Los huancas o indígenas del valle de Huancayo constituían a principios del siglo VI una tribu independiente y belicosa, a la que el inca Pachacutec logró, después de fatigosa campaña, someter a su imperio, aunque reconociendo por cacique a Oto Apu-Alaya y declarándole el derecho de transmitir título y mando a sus descendientes.

Prisionero Atahualpa, envió Pizarro fuerzas al riñón del país; y el cacique de Huancayo fue de los primeros en reconocer el nuevo orden de gobierno, a trueque de que respetasen sus antiguos privilegios. Pizarro, que a pesar de los pesares fue sagaz político, apreció la conveniencia del pacto; y para más halagar al cacique e inspirarle mayor confianza, se unió a él por un vínculo sagrado, llevando a la pila bautismal, en calidad de padrino, a Catalina Apu-Alaya, heredera del título y dominio.

El pueblo de San Jerónimo, situado a tres leguas castellanas de Huancayo y a tres kilómetros del hospital8 de Ocopa, era por entonces cabeza del cacicazgo.

Catalina Huanca, como generalmente es llamada la protagonista de esta leyenda, fue mujer de gran devoción y caridad. Calcúlase en cien mil pesos ensayados el valor de los azulejos y maderas que obsequió para la fábrica de la iglesia y convento de San Francisco; y asociada al arzobispo Loayza y al obispo de la Plata fray Domingo de Santo Tomás, edificó el convento de Santa Ana. En una de las salas de este santo asilo contémplase el retrato de doña Catalina, obra de un pincel churrigueresco.

Para sostenimiento del hospital, dio además la cacica fincas y terrenos de qué era en Lima poseedora. Su caridad para con los pobres, a los que socorría con esplendidez, se hizo proverbial.

En la real caja de censos de Lima estableció una fundación, cuyo producto debía emplearse en pagar parte de la contribución correspondiente a los indígenas de San Jerónimo, Mito, Orcotuna, Concepción, Cincos, Chupaca y Sicaya, pueblecitos inmediatos a la capital del cacicazgo.

Ella fue también la que implantó en esos siete pueblos la costumbre, que aún subsiste, de que todos los ciegos de esa jurisdicción se congreguen en la festividad anual del patrón titular de cada pueblo y sean vestidos y alimentados a expensas del mayordomo, en cuya casa se les proporciona además alojamiento. Como es sabido, en los lugares de la sierra   —257→   esas fiestas duran de ocho a quince días, tiempo en que los ciegos disfrutan de festines, en los que la pacha-manca de carnero y la chicha de jora se consumen sin medida.
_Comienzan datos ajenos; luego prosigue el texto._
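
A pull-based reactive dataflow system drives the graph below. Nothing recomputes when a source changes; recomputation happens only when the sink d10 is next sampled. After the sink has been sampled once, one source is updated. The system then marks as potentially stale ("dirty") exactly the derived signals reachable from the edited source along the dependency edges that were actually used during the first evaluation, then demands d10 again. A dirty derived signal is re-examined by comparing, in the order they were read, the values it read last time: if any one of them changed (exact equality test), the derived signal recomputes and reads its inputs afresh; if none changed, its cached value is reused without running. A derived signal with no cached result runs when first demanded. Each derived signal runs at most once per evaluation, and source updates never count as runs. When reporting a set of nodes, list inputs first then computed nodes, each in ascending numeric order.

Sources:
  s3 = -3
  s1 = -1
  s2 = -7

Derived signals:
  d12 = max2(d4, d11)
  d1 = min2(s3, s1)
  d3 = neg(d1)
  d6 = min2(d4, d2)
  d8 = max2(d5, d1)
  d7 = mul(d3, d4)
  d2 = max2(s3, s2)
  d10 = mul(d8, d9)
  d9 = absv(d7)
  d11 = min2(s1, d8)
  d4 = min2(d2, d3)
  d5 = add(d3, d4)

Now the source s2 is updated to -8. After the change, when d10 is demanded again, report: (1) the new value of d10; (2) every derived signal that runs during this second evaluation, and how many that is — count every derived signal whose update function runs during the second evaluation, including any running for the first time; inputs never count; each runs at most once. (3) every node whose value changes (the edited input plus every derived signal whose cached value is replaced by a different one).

New value of d10: 0.
Derived signals that run: d2 — 1 in total.
Values that change: s2.
Key observation: the change is absorbed at d2 — it re-runs but produces the same value, and the output's value is unchanged.

First evaluation (everything demanded from the output):
  d1 = min2(-3, -1) = -3
  d2 = max2(-3, -7) = -3
  d3 = neg(-3) = 3
  d4 = min2(-3, 3) = -3
  d5 = add(3, -3) = 0
  d7 = mul(3, -3) = -9
  d8 = max2(0, -3) = 0
  d9 = absv(-9) = 9
  d10 = mul(0, 9) = 0

Propagation after the edit:
  d2: runs — s2 -7->-8; result -3 (same value as before).
  d4: checked — values it read are unchanged (d2 unchanged, d3 unchanged); reused cached -3 without running.
  d5: checked — values it read are unchanged (d3 unchanged, d4 unchanged); reused cached 0 without running.
  d7: checked — values it read are unchanged (d3 unchanged, d4 unchanged); reused cached -9 without running.
  d8: checked — values it read are unchanged (d5 unchanged, d1 unchanged); reused cached 0 without running.
  d9: checked — values it read are unchanged (d7 unchanged); reused cached 9 without running.
  d10: checked — values it read are unchanged (d8 unchanged, d9 unchanged); reused cached 0 without running.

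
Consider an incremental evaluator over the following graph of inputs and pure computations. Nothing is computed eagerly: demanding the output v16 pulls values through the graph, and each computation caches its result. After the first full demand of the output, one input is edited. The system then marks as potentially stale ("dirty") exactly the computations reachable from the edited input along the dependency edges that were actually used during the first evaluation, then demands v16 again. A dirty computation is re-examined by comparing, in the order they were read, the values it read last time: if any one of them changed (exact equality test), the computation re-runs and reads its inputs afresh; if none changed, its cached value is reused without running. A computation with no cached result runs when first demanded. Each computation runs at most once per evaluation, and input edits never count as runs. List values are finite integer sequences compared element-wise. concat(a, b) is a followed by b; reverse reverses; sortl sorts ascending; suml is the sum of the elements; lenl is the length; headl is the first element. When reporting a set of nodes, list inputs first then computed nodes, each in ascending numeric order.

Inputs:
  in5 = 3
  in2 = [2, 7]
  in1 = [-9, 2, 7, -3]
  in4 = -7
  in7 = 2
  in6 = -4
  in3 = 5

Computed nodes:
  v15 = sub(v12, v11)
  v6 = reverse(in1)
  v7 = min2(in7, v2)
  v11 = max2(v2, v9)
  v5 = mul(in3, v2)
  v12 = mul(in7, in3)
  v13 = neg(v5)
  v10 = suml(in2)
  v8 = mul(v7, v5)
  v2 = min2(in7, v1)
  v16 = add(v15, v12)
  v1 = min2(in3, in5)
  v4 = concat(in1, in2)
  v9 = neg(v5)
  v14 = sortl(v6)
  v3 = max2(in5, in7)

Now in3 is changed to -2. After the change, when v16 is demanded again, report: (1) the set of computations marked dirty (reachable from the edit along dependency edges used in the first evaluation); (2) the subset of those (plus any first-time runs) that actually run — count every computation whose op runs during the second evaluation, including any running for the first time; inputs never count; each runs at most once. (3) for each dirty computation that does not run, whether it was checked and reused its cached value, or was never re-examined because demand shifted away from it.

Dirty set: v1, v2, v5, v9, v11, v12, v15, v16.
Run set: v1, v2, v5, v9, v11, v12, v15, v16 (8 run).
All dirty computations ended up running.

Initial pass — values computed on the first demand:
  v1 = min2(5, 3) = 3
  v2 = min2(2, 3) = 2
  v5 = mul(5, 2) = 10
  v9 = neg(10) = -10
  v11 = max2(2, -10) = 2
  v12 = mul(2, 5) = 10
  v15 = sub(10, 2) = 8
  v16 = add(8, 10) = 18

Second demand — change propagation:
  v1: re-runs because in3 5->-2; new result -2.
  v2: re-runs because v1 3->-2; new result -2.
  v5: re-runs because in3 5->-2; v2 2->-2; new result 4.
  v9: re-runs because v5 10->4; new result -4.
  v11: re-runs because v2 2->-2; v9 -10->-4; new result -2.
  v12: re-runs because in3 5->-2; new result -4.
  v15: re-runs because v12 10->-4; v11 2->-2; new result -2.
  v16: re-runs because v15 8->-2; v12 10->-4; new result -6.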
Murió Catalina Huanca en los tiempos del virrey marqués de Guadalcázar, de cerca de noventa años de edad, y fue llorada por grandes y pequeños.
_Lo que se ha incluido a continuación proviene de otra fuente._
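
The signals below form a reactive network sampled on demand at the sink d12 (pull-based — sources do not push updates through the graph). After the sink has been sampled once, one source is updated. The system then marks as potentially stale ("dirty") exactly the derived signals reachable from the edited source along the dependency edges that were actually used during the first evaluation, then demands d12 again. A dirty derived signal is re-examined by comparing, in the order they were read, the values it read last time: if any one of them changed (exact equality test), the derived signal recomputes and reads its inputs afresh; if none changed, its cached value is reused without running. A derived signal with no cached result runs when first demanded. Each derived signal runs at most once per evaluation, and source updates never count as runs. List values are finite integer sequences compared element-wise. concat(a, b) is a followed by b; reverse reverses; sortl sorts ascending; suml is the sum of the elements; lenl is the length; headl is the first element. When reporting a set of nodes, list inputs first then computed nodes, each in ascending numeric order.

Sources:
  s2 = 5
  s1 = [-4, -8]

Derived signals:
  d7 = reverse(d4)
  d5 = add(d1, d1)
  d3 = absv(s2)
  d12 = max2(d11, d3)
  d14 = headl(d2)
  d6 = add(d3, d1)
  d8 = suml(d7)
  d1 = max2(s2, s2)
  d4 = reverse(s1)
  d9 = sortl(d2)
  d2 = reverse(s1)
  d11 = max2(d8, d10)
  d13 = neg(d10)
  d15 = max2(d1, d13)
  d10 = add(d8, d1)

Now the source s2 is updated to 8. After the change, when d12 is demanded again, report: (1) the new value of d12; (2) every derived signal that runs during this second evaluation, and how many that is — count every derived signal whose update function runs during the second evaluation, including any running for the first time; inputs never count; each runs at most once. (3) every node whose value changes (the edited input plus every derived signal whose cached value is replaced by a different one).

Initial pass — values computed on the first demand:
  d1 = max2(5, 5) = 5
  d3 = absv(5) = 5
  d4 = reverse([-4, -8]) = [-8, -4]
  d7 = reverse([-8, -4]) = [-4, -8]
  d8 = suml([-4, -8]) = -12
  d10 = add(-12, 5) = -7
  d11 = max2(-12, -7) = -7
  d12 = max2(-7, 5) = 5

Second demand — change propagation:
  d1: re-runs because s2 5->8; s2 5->8; new result 8.
  d3: re-runs because s2 5->8; new result 8.
  d10: re-runs because d1 5->8; new result -4.
  d11: re-runs because d10 -7->-4; new result -4.
  d12: re-runs because d11 -7->-4; d3 5->8; new result 8.

d12 now evaluates to 8.
Run set: d1, d3, d10, d11, d12 (5 run).
Changed values: s2, d1, d3, d10, d11, d12.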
Doña Catalina pasaba cuatro meses del año en su casa solariega de San Jerónimo, y al regresar a Lima lo hacía en una litera de plata y escoltada por trescientos indios. Por supuesto, que en todos los villorrios y caseríos del tránsito era esperada con grandes festejos. Los naturales del país la trataban con las consideraciones debidas a una reina o dama de mucho cascabel, y aun los españoles la tributaban respetuoso homenaje.
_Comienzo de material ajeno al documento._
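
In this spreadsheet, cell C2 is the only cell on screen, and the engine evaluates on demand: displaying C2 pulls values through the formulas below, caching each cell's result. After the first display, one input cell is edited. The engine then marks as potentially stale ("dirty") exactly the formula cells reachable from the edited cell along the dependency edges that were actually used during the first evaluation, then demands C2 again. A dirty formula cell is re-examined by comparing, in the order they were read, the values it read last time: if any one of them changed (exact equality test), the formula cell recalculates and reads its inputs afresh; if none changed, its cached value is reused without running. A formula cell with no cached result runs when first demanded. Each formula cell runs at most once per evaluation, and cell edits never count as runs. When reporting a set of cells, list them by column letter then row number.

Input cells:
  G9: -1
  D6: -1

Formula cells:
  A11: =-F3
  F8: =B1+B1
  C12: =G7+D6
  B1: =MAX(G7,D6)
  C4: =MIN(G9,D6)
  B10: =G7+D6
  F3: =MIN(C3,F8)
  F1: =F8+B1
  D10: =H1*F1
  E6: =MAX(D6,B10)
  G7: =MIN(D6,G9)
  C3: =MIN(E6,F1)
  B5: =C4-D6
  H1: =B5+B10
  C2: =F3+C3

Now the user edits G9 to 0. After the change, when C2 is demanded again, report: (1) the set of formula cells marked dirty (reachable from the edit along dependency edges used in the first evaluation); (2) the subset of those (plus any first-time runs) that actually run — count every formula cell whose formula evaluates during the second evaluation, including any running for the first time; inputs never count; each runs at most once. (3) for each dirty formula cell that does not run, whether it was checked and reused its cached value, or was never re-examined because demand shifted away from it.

Initial pass — values computed on the first demand:
  G7 = MIN(-1, -1) = -1
  B1 = MAX(-1, -1) = -1
  B10 = -1 + -1 = -2
  E6 = MAX(-1, -2) = -1
  F8 = -1 + -1 = -2
  F1 = -2 + -1 = -3
  C3 = MIN(-1, -3) = -3
  F3 = MIN(-3, -2) = -3
  C2 = -3 + -3 = -6

Second demand — change propagation:
  G7: re-runs because G9 -1->0; new result -1 (unchanged).
  B1: re-examined; everything it read last time is the same (G7 unchanged, D6 unchanged) — cache -1 kept, no run.
  B10: re-examined; everything it read last time is the same (G7 unchanged, D6 unchanged) — cache -2 kept, no run.
  E6: re-examined; everything it read last time is the same (D6 unchanged, B10 unchanged) — cache -1 kept, no run.
  F8: re-examined; everything it read last time is the same (B1 unchanged, B1 unchanged) — cache -2 kept, no run.
  F1: re-examined; everything it read last time is the same (F8 unchanged, B1 unchanged) — cache -3 kept, no run.
  C3: re-examined; everything it read last time is the same (E6 unchanged, F1 unchanged) — cache -3 kept, no run.
  F3: re-examined; everything it read last time is the same (C3 unchanged, F8 unchanged) — cache -3 kept, no run.
  C2: re-examined; everything it read last time is the same (F3 unchanged, C3 unchanged) — cache -6 kept, no run.

The important point: G7 recomputes to an identical value, and the output ends up unchanged.

Dirty set: B1, B10, C2, C3, E6, F1, F3, F8, G7.
Run set: G7 (1 run).
Re-examined without running (cache reused): B1, B10, C2, C3, E6, F1, F3, F8.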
Verdad es que la codicia de los conquistadores estaba interesada en tratar con deferencia a la cacica que anualmente, al regresar de su paseo a la sierra, traía a Lima (¡y no es chirigota!) cincuenta acémilas cargadas de oro y plata. ¿De dónde sacaba doña Catalina esa riqueza? ¿Era el tributo que la pagaban los administradores de sus minas y demás propiedades? ¿Era acaso parte de un tesoro que durante siglos, y de padres a hijos, habían ido acumulando sus antecesores? Esta última era la general creencia.




II

Cura de San Jerónimo, por los ataos de 1642, era un fraile dominico muy mucho celoso del bien de sus feligreses, a los que cuidaba así en la salud del alma como en la del cuerpo. Desmintiendo al refrán «el abad de lo que canta ganta», el buen párroco de San Jerónimo jamás hostilizó a nadie para el pago de diezmos y primicias, ni cobró pitanza por entierro o casamiento, ni recurrió a tanta y tanta socaliña de frecuente uso entre los que tienen cura de almas a quienes esquilmar como el pastor a los carneros.

¡Cuando yo digo que su paternidad era una avis rara!

Con tal evangélica conducta, entendido se está que el padre cura andaría siempre escaso de maravedises y mendigando bodigos, sin que la estrechez en que vivía le quitara un adarme de buen humor ni un minuto de sueño. Pero llegó día en que, por primera vez, envidiara el fausto que rodeaba a los demás curas sus vecinos. Por esto se dijo sin duda lo de


    «Abeja y oveja
y parte en la igreja,
desea a su hijo la vieja».



Fue el caso que, por un oficio del Cabildo eclesiástico, se le anunciaba que el ilustrísimo señor arzobispo don Pedro Villagómez acababa de nombrar un delegado o visitador de la diócesis.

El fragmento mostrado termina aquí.